I saw this blog post on Hacker News, and it was so notable that I was thinking about it for the past week. I disagree on its major points for technical reasons, but I agree in that you should SEO with the thought that it’s true.
But first, I want to make a distinction here. When Google hits a website and looks at its content for possible inclusion into its search index, we call that “spidering”. That’s not a word plucked out of nowhere – we call web crawlers searching for content “spiders” and there’s a long technical history behind that.
In my experience, Google spiders basically everything – even places maybe you wish Google didn’t find such as admin pages. And frankly this makes sense – spidering your web site doesn’t only give information about your website, but it also gets Google information about how it should rank other web pages. For example, Google gets information about the sites you link out to, which contributes to PageRank calculations of how other web pages should be ranked. A second example is that by spidering all the web pages, Google can find scraped/duplicate content and possibly consider the offending domain (not necessarily your domain!) for SEO penalties.
So if there is an incentive to spider everything, you can see where I disagree with the blog post:
I think it’s very unreasonable to say “Google is no longer trying to index the entire web.” There are huge incentives for Google to spider and at least know about the entire web, even if they don’t actually show the web pages it knows about in its search.
First off, most people don’t go past the first page of search results anymore. For a majority of searches, the answers from Google’s AI summary/the first few results (regardless of whether they’re ads or not) will show up with the answer. 60% of searches don’t even result in a click to an outside web page. So even if Google knows about additional web sites that might match the search, is it worth the computing power to resolve the rankings much below the 20th search result slot or even farther?

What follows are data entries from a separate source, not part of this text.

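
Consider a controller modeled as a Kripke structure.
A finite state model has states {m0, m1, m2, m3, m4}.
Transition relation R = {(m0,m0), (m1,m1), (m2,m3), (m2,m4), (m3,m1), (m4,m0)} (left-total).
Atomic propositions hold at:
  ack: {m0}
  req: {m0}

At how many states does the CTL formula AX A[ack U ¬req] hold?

3

Sat(¬req) = {m1, m2, m3, m4}
A[ack U ¬req]: least fixpoint, start Z0 = Sat(¬req) = {m1, m2, m3, m4}, add states in Sat(ack) with every successor in Z. Already a fixed point.
Sat(A[ack U ¬req]) = {m1, m2, m3, m4}
Sat(AX A[ack U ¬req]) = {s : every successor in {m1, m2, m3, m4}} = {m1, m2, m3}
|Sat(AX A[ack U ¬req])| = |{m1, m2, m3}| = 3.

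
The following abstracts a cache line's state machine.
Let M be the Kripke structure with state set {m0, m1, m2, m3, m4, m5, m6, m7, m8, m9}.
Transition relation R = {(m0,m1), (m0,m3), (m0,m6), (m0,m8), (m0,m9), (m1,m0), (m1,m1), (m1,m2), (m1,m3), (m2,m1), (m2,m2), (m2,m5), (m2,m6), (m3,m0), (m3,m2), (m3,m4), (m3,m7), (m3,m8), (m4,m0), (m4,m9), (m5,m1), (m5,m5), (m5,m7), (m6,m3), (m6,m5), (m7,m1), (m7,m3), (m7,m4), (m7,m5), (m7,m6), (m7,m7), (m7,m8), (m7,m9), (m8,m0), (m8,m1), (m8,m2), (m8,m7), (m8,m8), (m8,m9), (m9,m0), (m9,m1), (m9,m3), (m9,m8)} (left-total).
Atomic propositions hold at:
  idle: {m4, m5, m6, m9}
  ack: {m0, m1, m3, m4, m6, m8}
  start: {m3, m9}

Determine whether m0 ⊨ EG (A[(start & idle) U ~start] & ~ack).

Sat(start & idle) = {m9}
Sat(~start) = {m0, m1, m2, m4, m5, m6, m7, m8}
A[(start & idle) U ~start]: least fixpoint, start Z0 = Sat(~start) = {m0, m1, m2, m4, m5, m6, m7, m8}, add states in Sat(start & idle) with every successor in Z. Already a fixed point.
Sat(A[(start & idle) U ~start]) = {m0, m1, m2, m4, m5, m6, m7, m8}
Sat(~ack) = {m2, m5, m7, m9}
Sat(A[(start & idle) U ~start] & ~ack) = {m2, m5, m7}
EG (A[(start & idle) U ~start] & ~ack): greatest fixpoint, start Z0 = {m2, m5, m7}, keep only states in Sat with some successor in Z. Already a fixed point.
Sat(EG (A[(start & idle) U ~start] & ~ack)) = {m2, m5, m7}
m0 ∉ Sat(EG (A[(start & idle) U ~start] & ~ack)) = {m2, m5, m7}, so the formula does not hold at m0.

No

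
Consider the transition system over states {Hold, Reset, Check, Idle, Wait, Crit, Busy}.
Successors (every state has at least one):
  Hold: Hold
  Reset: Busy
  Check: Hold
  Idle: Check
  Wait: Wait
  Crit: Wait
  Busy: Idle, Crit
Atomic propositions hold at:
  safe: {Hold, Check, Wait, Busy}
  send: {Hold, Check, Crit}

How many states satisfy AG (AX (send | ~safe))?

3

Sat(~safe) = {Reset, Idle, Crit}
Sat(send | ~safe) = {Hold, Reset, Check, Idle, Crit}
Sat(AX (send | ~safe)) = {s : every successor in {Hold, Reset, Check, Idle, Crit}} = {Hold, Check, Idle, Busy}
AG (AX (send | ~safe)): greatest fixpoint, start Z0 = {Hold, Check, Idle, Busy}, keep only states in Sat with every successor in Z. Z1 = {Hold, Check, Idle}; fixed.
Sat(AG (AX (send | ~safe))) = {Hold, Check, Idle}
|Sat(AG (AX (send | ~safe)))| = |{Hold, Check, Idle}| = 3.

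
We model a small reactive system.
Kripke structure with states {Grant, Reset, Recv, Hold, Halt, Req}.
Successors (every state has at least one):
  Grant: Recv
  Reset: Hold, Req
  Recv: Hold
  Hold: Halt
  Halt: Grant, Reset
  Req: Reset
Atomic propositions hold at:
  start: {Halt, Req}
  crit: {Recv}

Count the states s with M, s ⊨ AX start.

1

Sat(AX start) = {s : every successor in {Halt, Req}} = {Hold}
|Sat(AX start)| = |{Hold}| = 1.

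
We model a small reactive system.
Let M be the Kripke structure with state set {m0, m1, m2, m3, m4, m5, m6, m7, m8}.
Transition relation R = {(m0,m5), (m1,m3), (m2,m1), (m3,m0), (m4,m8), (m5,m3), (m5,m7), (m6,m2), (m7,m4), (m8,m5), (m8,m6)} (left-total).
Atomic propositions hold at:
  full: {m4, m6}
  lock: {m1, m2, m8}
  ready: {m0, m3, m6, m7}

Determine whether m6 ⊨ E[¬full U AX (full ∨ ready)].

Sat(¬full) = {m0, m1, m2, m3, m5, m7, m8}
Sat(full ∨ ready) = {m0, m3, m4, m6, m7}
Sat(AX (full ∨ ready)) = {s : every successor in {m0, m3, m4, m6, m7}} = {m1, m3, m5, m7}
E[¬full U AX (full ∨ ready)]: least fixpoint, start Z0 = Sat(AX (full ∨ ready)) = {m1, m3, m5, m7}, add states in Sat(¬full) with some successor in Z. Z1 = {m0, m1, m2, m3, m5, m7, m8}; fixed.
Sat(E[¬full U AX (full ∨ ready)]) = {m0, m1, m2, m3, m5, m7, m8}
m6 ∉ Sat(E[¬full U AX (full ∨ ready)]) = {m0, m1, m2, m3, m5, m7, m8}, so the formula does not hold at m6.

No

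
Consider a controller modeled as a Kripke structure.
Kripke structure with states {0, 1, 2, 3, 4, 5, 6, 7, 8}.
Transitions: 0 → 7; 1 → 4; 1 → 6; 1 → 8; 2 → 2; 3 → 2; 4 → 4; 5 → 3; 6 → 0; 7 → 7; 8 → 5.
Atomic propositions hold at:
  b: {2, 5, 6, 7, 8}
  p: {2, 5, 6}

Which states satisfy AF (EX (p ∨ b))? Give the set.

{0, 1, 2, 3, 5, 6, 7, 8}

Sat(p ∨ b) = {2, 5, 6, 7, 8}
Sat(EX (p ∨ b)) = {s : some successor in {2, 5, 6, 7, 8}} = {0, 1, 2, 3, 7, 8}
AF (EX (p ∨ b)): least fixpoint, start Z0 = {0, 1, 2, 3, 7, 8}, add states with every successor in Z. Z1 = {0, 1, 2, 3, 5, 6, 7, 8}; fixed.
Sat(AF (EX (p ∨ b))) = {0, 1, 2, 3, 5, 6, 7, 8}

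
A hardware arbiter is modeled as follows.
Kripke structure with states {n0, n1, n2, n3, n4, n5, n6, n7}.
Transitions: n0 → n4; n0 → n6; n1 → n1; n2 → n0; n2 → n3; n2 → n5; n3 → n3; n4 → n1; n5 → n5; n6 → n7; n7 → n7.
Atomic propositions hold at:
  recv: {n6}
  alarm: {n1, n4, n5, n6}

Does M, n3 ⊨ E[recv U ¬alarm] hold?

Yes

Sat(¬alarm) = {n0, n2, n3, n7}
E[recv U ¬alarm]: least fixpoint, start Z0 = Sat(¬alarm) = {n0, n2, n3, n7}, add states in Sat(recv) with some successor in Z. Z1 = {n0, n2, n3, n6, n7}; fixed.
Sat(E[recv U ¬alarm]) = {n0, n2, n3, n6, n7}
n3 ∈ Sat(E[recv U ¬alarm]) = {n0, n2, n3, n6, n7}, so the formula holds at n3.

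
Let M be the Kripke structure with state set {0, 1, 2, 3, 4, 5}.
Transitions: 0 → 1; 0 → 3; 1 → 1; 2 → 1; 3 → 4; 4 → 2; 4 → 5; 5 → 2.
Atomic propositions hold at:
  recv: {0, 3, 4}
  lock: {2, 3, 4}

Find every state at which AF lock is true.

AF lock: least fixpoint, start Z0 = {2, 3, 4}, add states with every successor in Z. Z1 = {2, 3, 4, 5}; fixed.
Sat(AF lock) = {2, 3, 4, 5}

{2, 3, 4, 5}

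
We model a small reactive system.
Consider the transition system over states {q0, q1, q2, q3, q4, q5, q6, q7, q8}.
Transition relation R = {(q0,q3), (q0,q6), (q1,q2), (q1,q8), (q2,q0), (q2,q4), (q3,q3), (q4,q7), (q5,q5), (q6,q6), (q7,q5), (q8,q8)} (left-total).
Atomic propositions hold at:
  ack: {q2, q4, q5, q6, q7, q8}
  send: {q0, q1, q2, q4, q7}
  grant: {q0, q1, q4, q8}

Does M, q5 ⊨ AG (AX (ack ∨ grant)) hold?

Sat(ack ∨ grant) = {q0, q1, q2, q4, q5, q6, q7, q8}
Sat(AX (ack ∨ grant)) = {s : every successor in {q0, q1, q2, q4, q5, q6, q7, q8}} = {q1, q2, q4, q5, q6, q7, q8}
AG (AX (ack ∨ grant)): greatest fixpoint, start Z0 = {q1, q2, q4, q5, q6, q7, q8}, keep only states in Sat with every successor in Z. Z1 = {q1, q4, q5, q6, q7, q8}; Z2 = {q4, q5, q6, q7, q8}; fixed.
Sat(AG (AX (ack ∨ grant))) = {q4, q5, q6, q7, q8}
q5 ∈ Sat(AG (AX (ack ∨ grant))) = {q4, q5, q6, q7, q8}, so the formula holds at q5.

Yes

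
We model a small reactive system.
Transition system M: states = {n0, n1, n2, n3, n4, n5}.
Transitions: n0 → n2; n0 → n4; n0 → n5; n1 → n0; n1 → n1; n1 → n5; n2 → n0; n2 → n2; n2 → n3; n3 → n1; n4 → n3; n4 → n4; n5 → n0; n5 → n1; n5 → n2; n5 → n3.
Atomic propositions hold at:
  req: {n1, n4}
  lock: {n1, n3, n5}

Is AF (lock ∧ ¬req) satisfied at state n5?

Yes

Sat(¬req) = {n0, n2, n3, n5}
Sat(lock ∧ ¬req) = {n3, n5}
AF (lock ∧ ¬req): least fixpoint, start Z0 = {n3, n5}, add states with every successor in Z. Already a fixed point.
Sat(AF (lock ∧ ¬req)) = {n3, n5}
n5 ∈ Sat(AF (lock ∧ ¬req)) = {n3, n5}, so the formula holds at n5.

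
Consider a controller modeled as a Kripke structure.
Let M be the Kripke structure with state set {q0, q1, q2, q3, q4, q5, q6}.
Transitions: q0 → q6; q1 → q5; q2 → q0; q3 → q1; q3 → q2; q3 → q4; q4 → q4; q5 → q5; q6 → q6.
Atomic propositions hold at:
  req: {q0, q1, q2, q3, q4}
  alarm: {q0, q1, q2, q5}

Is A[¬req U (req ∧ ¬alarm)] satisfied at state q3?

Sat(¬req) = {q5, q6}
Sat(¬alarm) = {q3, q4, q6}
Sat(req ∧ ¬alarm) = {q3, q4}
A[¬req U (req ∧ ¬alarm)]: least fixpoint, start Z0 = Sat((req ∧ ¬alarm)) = {q3, q4}, add states in Sat(¬req) with every successor in Z. Already a fixed point.
Sat(A[¬req U (req ∧ ¬alarm)]) = {q3, q4}
q3 ∈ Sat(A[¬req U (req ∧ ¬alarm)]) = {q3, q4}, so the formula holds at q3.

Yes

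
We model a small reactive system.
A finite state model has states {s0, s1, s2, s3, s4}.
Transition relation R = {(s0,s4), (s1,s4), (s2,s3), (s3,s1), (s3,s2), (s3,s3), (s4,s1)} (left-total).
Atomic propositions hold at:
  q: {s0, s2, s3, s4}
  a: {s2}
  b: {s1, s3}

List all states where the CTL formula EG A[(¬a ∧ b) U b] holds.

Sat(¬a) = {s0, s1, s3, s4}
Sat(¬a ∧ b) = {s1, s3}
A[(¬a ∧ b) U b]: least fixpoint, start Z0 = Sat(b) = {s1, s3}, add states in Sat(¬a ∧ b) with every successor in Z. Already a fixed point.
Sat(A[(¬a ∧ b) U b]) = {s1, s3}
EG A[(¬a ∧ b) U b]: greatest fixpoint, start Z0 = {s1, s3}, keep only states in Sat with some successor in Z. Z1 = {s3}; fixed.
Sat(EG A[(¬a ∧ b) U b]) = {s3}

{s3}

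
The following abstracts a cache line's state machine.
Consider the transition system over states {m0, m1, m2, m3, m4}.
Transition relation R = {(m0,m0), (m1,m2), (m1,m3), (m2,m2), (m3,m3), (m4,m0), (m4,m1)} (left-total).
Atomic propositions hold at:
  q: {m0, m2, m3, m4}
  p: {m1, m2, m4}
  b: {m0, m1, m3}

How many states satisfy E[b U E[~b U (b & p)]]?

Sat(~b) = {m2, m4}
Sat(b & p) = {m1}
E[~b U (b & p)]: least fixpoint, start Z0 = Sat((b & p)) = {m1}, add states in Sat(~b) with some successor in Z. Z1 = {m1, m4}; fixed.
Sat(E[~b U (b & p)]) = {m1, m4}
E[b U E[~b U (b & p)]]: least fixpoint, start Z0 = Sat(E[~b U (b & p)]) = {m1, m4}, add states in Sat(b) with some successor in Z. Already a fixed point.
Sat(E[b U E[~b U (b & p)]]) = {m1, m4}
|Sat(E[b U E[~b U (b & p)]])| = |{m1, m4}| = 2.

2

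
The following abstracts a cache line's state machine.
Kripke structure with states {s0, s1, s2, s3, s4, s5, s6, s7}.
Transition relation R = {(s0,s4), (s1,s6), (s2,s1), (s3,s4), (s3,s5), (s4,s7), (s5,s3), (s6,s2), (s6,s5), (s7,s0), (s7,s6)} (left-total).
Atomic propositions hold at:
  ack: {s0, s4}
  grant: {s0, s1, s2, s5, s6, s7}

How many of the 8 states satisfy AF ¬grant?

4

Sat(¬grant) = {s3, s4}
AF ¬grant: least fixpoint, start Z0 = {s3, s4}, add states with every successor in Z. Z1 = {s0, s3, s4, s5}; fixed.
Sat(AF ¬grant) = {s0, s3, s4, s5}
|Sat(AF ¬grant)| = |{s0, s3, s4, s5}| = 4.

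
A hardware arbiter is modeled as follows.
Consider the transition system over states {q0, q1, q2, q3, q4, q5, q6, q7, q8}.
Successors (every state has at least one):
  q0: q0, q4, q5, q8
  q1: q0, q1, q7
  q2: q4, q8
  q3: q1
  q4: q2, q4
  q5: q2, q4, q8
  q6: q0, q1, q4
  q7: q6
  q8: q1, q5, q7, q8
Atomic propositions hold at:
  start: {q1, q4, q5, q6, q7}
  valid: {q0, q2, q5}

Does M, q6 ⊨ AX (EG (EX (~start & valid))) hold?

Sat(~start) = {q0, q2, q3, q8}
Sat(~start & valid) = {q0, q2}
Sat(EX (~start & valid)) = {s : some successor in {q0, q2}} = {q0, q1, q4, q5, q6}
EG (EX (~start & valid)): greatest fixpoint, start Z0 = {q0, q1, q4, q5, q6}, keep only states in Sat with some successor in Z. Already a fixed point.
Sat(EG (EX (~start & valid))) = {q0, q1, q4, q5, q6}
Sat(AX (EG (EX (~start & valid)))) = {s : every successor in {q0, q1, q4, q5, q6}} = {q3, q6, q7}
q6 ∈ Sat(AX (EG (EX (~start & valid)))) = {q3, q6, q7}, so the formula holds at q6.

Yes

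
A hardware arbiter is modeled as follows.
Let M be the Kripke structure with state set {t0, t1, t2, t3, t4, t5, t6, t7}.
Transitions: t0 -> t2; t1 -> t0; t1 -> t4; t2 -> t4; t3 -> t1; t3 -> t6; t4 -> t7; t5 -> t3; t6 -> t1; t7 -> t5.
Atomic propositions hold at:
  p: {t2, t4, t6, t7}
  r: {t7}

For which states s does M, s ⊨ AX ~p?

Sat(~p) = {t0, t1, t3, t5}
Sat(AX ~p) = {s : every successor in {t0, t1, t3, t5}} = {t5, t6, t7}

{t5, t6, t7}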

There’s a human analog here: people do not want to hear additional details. They want you to get to the point as fast as possible. Here’s a Miss Manners article on “Is there any polite way to encourage someone who is recounting an anecdote to you to come to the point a little faster?” I find it reasonable to assume Google search is simply getting to the point and not showing sites that – even though they have relevant information – that information is already available on the other competing web pages that are higher ranked.
So in short, I disagree with this blog article on a technical basis. I don’t think it’s quite so easy to to say because a web page is not showing up in a Google search, that automatically equals Google didn’t see it or care about it or that it’s not in the Google index.
On the other hand, I think the blog’s deeper point is true. We’ve reached the point in the Internet where there are lots of good competing information sources. If you want to launch a competitor, you need to have a value proposition and a niche: a place that you can get started. For example, suppose you have a Pizza Hut, Papa Johns, (insert your favorite pizza place here) in your town. Your townspeople are generally happy with the pizza available, and there’s no obvious need for another pizza place. If you want to launch a new pizza restaurant, you can’t just say, “We sell pizza.” You have to have a value proposition different than Pizza Hut/Papa Johns/etc: maybe the pizza at your restaurant is meatier/cheesier/better crust/whatever better than the competitors.
The same goes for content: if you want to launch a new website, you need to have a value proposition different than what your competitors are offering if you want a space in Google search rankings. You need to develop a following as an expert in some niche in order to compete with better, more well funded competitors especially if you’re a smaller blog.